The problem is that you have separate accounts, hence it is his money. I always had a joint account, we discussed major purchases and yes we had PlayStations but they would be a family Christmas present

Shamoo · 25/09/2022 10:39

I totally get you OP, and I am not sure what other people are missing.

You both have £x per month spends, which is equal and can be spent on whatever you both want. But this isn’t the money he wants to use for the PS, he wants to use other money that he has from his wages. That money should be going into the shared pot, as is agreed, and then you decide together what that is spent on. Say its £1000 extra he got from the overtime, that could go in the pot and you both get £500 to spend on whatever you fancy because it isn’t needed for anything else. But he shouldn’t just get £1000 for himself.
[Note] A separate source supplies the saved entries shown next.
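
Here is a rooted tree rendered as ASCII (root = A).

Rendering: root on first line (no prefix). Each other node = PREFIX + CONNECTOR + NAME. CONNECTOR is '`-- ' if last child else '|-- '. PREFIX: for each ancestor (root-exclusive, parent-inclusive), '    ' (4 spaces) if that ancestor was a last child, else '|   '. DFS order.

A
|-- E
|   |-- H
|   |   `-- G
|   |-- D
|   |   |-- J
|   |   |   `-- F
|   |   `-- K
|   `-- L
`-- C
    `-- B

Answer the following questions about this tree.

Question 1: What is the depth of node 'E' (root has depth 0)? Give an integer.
Path from root to E: A -> E
Depth = number of edges = 1

Answer: 1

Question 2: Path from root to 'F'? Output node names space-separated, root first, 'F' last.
Walk down from root: A -> E -> D -> J -> F

Answer: A E D J F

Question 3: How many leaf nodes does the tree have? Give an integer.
Leaves (nodes with no children): B, F, G, K, L

Answer: 5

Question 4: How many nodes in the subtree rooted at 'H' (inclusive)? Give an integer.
Subtree rooted at H contains: G, H
Count = 2

Answer: 2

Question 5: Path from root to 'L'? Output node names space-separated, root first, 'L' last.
Answer: A E L

Derivation:
Walk down from root: A -> E -> L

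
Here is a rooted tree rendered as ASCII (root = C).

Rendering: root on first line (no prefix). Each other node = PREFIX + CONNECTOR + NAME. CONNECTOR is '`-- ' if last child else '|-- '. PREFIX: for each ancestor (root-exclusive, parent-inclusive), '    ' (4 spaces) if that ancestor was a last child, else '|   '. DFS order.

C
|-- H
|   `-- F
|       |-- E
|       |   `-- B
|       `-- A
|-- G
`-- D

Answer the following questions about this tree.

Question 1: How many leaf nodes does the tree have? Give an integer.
Answer: 4

Derivation:
Leaves (nodes with no children): A, B, D, G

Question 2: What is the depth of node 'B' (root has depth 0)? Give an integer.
Answer: 4

Derivation:
Path from root to B: C -> H -> F -> E -> B
Depth = number of edges = 4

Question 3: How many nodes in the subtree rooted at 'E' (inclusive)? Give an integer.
Answer: 2

Derivation:
Subtree rooted at E contains: B, E
Count = 2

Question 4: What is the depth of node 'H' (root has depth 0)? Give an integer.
Answer: 1

Derivation:
Path from root to H: C -> H
Depth = number of edges = 1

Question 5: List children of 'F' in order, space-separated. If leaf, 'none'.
Answer: E A

Derivation:
Node F's children (from adjacency): E, A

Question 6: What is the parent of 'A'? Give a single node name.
Answer: F

Derivation:
Scan adjacency: A appears as child of F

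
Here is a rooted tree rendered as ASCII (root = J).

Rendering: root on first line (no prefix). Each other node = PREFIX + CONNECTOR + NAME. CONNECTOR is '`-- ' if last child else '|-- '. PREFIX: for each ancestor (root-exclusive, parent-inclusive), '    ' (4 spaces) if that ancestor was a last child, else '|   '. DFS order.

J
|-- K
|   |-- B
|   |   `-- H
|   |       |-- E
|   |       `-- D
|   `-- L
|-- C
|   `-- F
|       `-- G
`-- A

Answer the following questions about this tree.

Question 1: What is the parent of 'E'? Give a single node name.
Answer: H

Derivation:
Scan adjacency: E appears as child of H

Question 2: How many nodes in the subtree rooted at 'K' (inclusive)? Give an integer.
Subtree rooted at K contains: B, D, E, H, K, L
Count = 6

Answer: 6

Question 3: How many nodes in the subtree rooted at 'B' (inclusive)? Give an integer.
Subtree rooted at B contains: B, D, E, H
Count = 4

Answer: 4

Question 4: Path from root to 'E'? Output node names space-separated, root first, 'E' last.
Walk down from root: J -> K -> B -> H -> E

Answer: J K B H E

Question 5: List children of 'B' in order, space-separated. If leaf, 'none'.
Node B's children (from adjacency): H

Answer: H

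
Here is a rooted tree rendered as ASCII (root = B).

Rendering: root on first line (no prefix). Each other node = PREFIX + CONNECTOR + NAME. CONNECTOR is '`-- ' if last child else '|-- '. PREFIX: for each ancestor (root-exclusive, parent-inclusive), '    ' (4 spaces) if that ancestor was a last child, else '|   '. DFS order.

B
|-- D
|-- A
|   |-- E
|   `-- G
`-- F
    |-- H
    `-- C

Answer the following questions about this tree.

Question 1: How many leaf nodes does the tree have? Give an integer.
Leaves (nodes with no children): C, D, E, G, H

Answer: 5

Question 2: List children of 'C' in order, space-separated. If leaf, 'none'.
Node C's children (from adjacency): (leaf)

Answer: none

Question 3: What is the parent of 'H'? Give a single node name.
Scan adjacency: H appears as child of F

Answer: F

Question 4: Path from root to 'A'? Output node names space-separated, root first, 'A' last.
Answer: B A

Derivation:
Walk down from root: B -> A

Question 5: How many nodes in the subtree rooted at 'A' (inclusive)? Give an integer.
Answer: 3

Derivation:
Subtree rooted at A contains: A, E, G
Count = 3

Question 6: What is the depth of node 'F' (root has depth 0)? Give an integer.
Path from root to F: B -> F
Depth = number of edges = 1

Answer: 1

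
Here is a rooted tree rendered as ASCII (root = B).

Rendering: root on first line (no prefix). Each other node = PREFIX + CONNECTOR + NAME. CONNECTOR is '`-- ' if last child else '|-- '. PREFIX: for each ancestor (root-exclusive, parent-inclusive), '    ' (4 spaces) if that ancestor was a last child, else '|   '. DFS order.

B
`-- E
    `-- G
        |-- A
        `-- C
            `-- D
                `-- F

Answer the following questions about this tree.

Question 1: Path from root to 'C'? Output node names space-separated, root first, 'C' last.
Answer: B E G C

Derivation:
Walk down from root: B -> E -> G -> C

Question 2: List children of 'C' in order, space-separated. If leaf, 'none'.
Node C's children (from adjacency): D

Answer: D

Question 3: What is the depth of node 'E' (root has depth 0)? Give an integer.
Path from root to E: B -> E
Depth = number of edges = 1

Answer: 1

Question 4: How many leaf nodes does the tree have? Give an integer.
Answer: 2

Derivation:
Leaves (nodes with no children): A, F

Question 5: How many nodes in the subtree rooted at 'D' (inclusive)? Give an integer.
Answer: 2

Derivation:
Subtree rooted at D contains: D, F
Count = 2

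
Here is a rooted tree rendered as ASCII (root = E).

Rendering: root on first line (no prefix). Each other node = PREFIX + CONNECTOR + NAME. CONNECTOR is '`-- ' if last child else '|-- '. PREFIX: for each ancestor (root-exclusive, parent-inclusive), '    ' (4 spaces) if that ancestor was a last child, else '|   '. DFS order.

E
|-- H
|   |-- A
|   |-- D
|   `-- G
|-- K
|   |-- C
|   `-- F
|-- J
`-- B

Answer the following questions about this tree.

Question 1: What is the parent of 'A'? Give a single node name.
Scan adjacency: A appears as child of H

Answer: H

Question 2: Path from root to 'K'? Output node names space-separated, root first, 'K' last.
Answer: E K

Derivation:
Walk down from root: E -> K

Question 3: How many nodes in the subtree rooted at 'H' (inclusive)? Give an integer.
Answer: 4

Derivation:
Subtree rooted at H contains: A, D, G, H
Count = 4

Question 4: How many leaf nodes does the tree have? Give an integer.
Leaves (nodes with no children): A, B, C, D, F, G, J

Answer: 7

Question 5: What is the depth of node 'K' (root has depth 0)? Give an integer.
Path from root to K: E -> K
Depth = number of edges = 1

Answer: 1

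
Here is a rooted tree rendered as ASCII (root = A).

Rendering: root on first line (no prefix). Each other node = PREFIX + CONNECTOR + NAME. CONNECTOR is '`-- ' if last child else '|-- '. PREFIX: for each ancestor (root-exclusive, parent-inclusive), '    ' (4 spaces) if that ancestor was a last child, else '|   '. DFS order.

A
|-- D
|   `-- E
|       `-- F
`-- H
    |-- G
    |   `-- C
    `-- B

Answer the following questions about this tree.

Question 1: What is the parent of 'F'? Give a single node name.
Scan adjacency: F appears as child of E

Answer: E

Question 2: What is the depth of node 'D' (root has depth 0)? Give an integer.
Path from root to D: A -> D
Depth = number of edges = 1

Answer: 1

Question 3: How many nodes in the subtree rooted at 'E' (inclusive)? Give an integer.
Subtree rooted at E contains: E, F
Count = 2

Answer: 2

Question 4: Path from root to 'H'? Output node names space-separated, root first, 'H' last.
Walk down from root: A -> H

Answer: A H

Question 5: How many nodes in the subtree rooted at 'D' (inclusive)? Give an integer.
Answer: 3

Derivation:
Subtree rooted at D contains: D, E, F
Count = 3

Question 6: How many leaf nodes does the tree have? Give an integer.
Answer: 3

Derivation:
Leaves (nodes with no children): B, C, F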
I actually have the same issue at times with my DP. I am the much higher earner but everything is shared completely, and we are both left with a certain amount (the same) for spends each month. All bonuses I get go into the shared pool (and we always both get a treat from that of an equal sort of value of whatever we fancy). When my DP occasionally gets additional herself, she keeps it and buys herself treats - I see none of it. It irritates my and isn’t right, but I can never be bothered with the consequences of pointing it out. So I let it happen, as we have enough money that it doesn’t stop me doing what I want to do most of the time. She seems to think because she earns less its fair for her to keep it, even though that clearly makes no sense. My bonus may be £40k and hers will be £2k. If I kept mine to myself there would (rightly) be hell to pay, but she keeps all of hers. It is definitely unfair.